Dernière remarque : le souterrain empruntait à peu près exclusivement le domaine propre des seigneurs de St-Pal. A sa sortie du château, il traversait ce que le cadastre nomme encore le CLOS du château, terme englobant le petit communal - aujourd'hui goudronné - communément appelé l'ARGENTIERE. Là commençaient les terres de la métairie seigneuriale de MONCLERGUE, maintenant la GRENOUILLE, mais le recensement de 1886 emploie encore le terme ancien. Ces terres s'étendaient même, aux LEVAS, sur la rive droite de CHANDIEU, où se remarque un profond canal d'irrigation creusé là sans doute pour lui permettre d'absorber, le cas échéant, le reste des eaux du ruisseau.
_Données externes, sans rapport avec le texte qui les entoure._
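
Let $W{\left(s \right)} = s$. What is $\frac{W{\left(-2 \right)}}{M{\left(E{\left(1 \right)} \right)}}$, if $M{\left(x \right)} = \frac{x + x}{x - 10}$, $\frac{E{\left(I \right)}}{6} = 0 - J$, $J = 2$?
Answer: $- \frac{11}{6} \approx -1.8333$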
Le domaine de MONTCLERGUE touchait presque, au Midi, la PLANCHE du BRANDY-BAS. Ainsi c'est en toute tranquillité, sans avoir à empiéter sur les biens de quiconque, que les seigneurs de St-Pal ont pu faire aménager, et, s'il y avait lieu. Réparer le souterrain. On se demandera même si ce n'est pas dans ce dessein qu'ils avaient acquis le vaste domaine de MONTCLERGUE, dont le nom indique à l'évidence qu'il était primitivement la propriété d'un particulier. MONTCLERGUE, déformé ensuite en MONCLAIR par suite de la chute de la finale, terme qui appelait de lui-même une étymologie populaire fort différente et plus pittoresque,

correspond, en effet, tant par sa position que par la forme de son nom, à MONTALET et doit s'interpréter comme le domaine situé sur une hauteur d'un certain Clergue, Clergue étant la forme méridionale du nom d'homme CLERC, LECLERC, etc. Il ne sera pas sans intérêt de noter que, tout comme CHAZOU, CHATURANGES et aussi EPINASSOLES ce domaine possédait un breuil, que le cadastre situe à proximité de CHANDIEU, en amont de la PLANCHE du BRANDY-BAS.
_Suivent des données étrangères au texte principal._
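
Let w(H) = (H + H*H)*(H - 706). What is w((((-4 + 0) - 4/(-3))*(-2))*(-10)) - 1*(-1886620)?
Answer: -6284620/27 ≈ -2.3276e+5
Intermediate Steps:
w(H) = (-706 + H)*(H + H²) (w(H) = (H + H²)*(-706 + H) = (-706 + H)*(H + H²))
w((((-4 + 0) - 4/(-3))*(-2))*(-10)) - 1*(-1886620) = ((((-4 + 0) - 4/(-3))*(-2))*(-10))*(-706 + ((((-4 + 0) - 4/(-3))*(-2))*(-10))² - 705*((-4 + 0) - 4/(-3))*(-2)*(-10)) - 1*(-1886620) = (((-4 - 4*(-⅓))*(-2))*(-10))*(-706 + (((-4 - 4*(-⅓))*(-2))*(-10))² - 705*(-4 - 4*(-⅓))*(-2)*(-10)) + 1886620 = (((-4 + 4/3)*(-2))*(-10))*(-706 + (((-4 + 4/3)*(-2))*(-10))² - 705*(-4 + 4/3)*(-2)*(-10)) + 1886620 = (-8/3*(-2)*(-10))*(-706 + (-8/3*(-2)*(-10))² - 705*(-8/3*(-2))*(-10)) + 1886620 = ((16/3)*(-10))*(-706 + ((16/3)*(-10))² - 3760*(-10)) + 1886620 = -160*(-706 + (-160/3)² - 705*(-160/3))/3 + 1886620 = -160*(-706 + 25600/9 + 37600)/3 + 1886620 = -160/3*357646/9 + 1886620 = -57223360/27 + 1886620 = -6284620/27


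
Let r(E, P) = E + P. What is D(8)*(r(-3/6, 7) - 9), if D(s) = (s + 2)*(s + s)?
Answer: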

On se demandera aussi si le souterrain ne possédait pas, en cours de trajet, une issue secondaire, soigneusement dissimulée, donnant accès à la métairie de MONTCLERGUE ou à ses abords immédiats. On devine sans peine de quelle utilité aurait été, en temps de guerre, cette issue.
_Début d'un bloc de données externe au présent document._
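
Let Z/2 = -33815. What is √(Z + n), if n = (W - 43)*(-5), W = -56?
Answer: I*√67135 ≈ 259.1*I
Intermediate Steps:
Z = -67630 (Z = 2*(-33815) = -67630)
n = 495 (n = (-56 - 43)*(-5) = -99*(-5) = 495)
√(Z + n) = √(-67630 + 495) = √(-67135) = I*√67135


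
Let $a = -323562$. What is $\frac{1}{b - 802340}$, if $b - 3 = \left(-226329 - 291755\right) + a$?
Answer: $- \frac{1}{1643983} \approx -6.0828 \cdot 10^{-7}$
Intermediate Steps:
$b = -841643$ ($b = 3 - 841646 = -841643$)
$\frac{1}{b - 802340} = \frac{1}{-841643 - 802340} = \frac{1}{-1643983} = - \frac{1}{1643983}$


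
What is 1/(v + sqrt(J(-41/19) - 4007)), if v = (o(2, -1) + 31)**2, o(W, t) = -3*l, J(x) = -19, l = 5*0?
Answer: 961/927547 - I*sqrt(4026)/927547 ≈ 0.0010361 - 6.8407e-5*I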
N'existait-il à St-Pal que le souterrain du château ? Le bourg fortifié n'avait-il pas le sien ? L'exemple de CRAPONNE interdit de répondre à priori par la négative. De fait, en aménageant la salle basse de sa résidence d'été, autrefois maison des TRUCHARD DU MOULIN puis des DANCE, à proximité de la porte et de la tour sud, notre compatriote, M. JOSEPH GERPHAGNON, a-t-il eu, voici quelques années, la surprise de découvrir un orifice, pourvu de marches, qui s'enfonçait profondément dans le sol, mais avait été comblé, semblait-il, de terre rapportée. Ne s'agissait-il pas du point de départ d'un autre souterrain, que celui-ci ait rejoint le précédent ou qu'il ait eu son propre issue ? M. GERPHAGNON se posa la question. On peut se la poser avec lui. Nos aïeux étaient prudents, et mieux valait deux sûretés qu'une.